The U.K. Data Retention and Investigatory Powers Act 2014 (the ‘‘DRIP Act’’) received Royal Assent on July 17, 2014, and came into force with immediate effect.
This emergency legislation was passed speedily through the House of Commons and the House of Lords, being somewhat of a band aid in light of the European Court of Justice’s decision of April 8, 2014, in the Digital Rights Ireland case (Joined Cases C-293/12 and C-594/12), in which it declared the EU Data Retention Directive (2006/24/EC) (the ‘‘Directive’’) to be invalid.
The DRIP Act replaces the U.K. Data Retention (EC Directive) Regulations 2009 (the ‘‘Regulations’’), and confirms that companies can be required to retain certain types of communications data for up to 12 months (rather than the fixed 12 months provided in the Regulations), so that this data may later be acquired by law enforcement and used in evidence.
The DRIP Act also clarifies that anyone providing a ‘‘communication service’’ to customers in the U.K., regardless of where that service is provided from, should comply with lawful requests made under the U.K. Regulation of Investigatory Powers Act 2000 (‘‘RIPA’’). This was previously considered to be a grey area, and this clarification has significant ramifications for those providing communication services in the U.K. from overseas.

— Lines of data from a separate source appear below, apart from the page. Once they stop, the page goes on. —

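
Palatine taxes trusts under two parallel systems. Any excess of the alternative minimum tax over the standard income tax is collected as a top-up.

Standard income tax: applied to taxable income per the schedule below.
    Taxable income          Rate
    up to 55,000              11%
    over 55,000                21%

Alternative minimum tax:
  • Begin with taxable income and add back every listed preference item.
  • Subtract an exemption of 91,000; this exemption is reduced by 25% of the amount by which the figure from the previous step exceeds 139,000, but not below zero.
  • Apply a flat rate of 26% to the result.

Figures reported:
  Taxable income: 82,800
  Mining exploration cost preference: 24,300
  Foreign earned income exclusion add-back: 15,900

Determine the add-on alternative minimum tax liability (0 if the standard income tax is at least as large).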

The DRIP Act is not without its critics, however. Many argue that it raises more questions than it answers and that it goes too far, especially with respect to the powers which can now be exercised against providers of communication services based outside the U.K. Subsequent legal challenges have also been lodged against it on the basis the new rules (like the old rules) continue to insufficiently protect individuals’ privacy rights.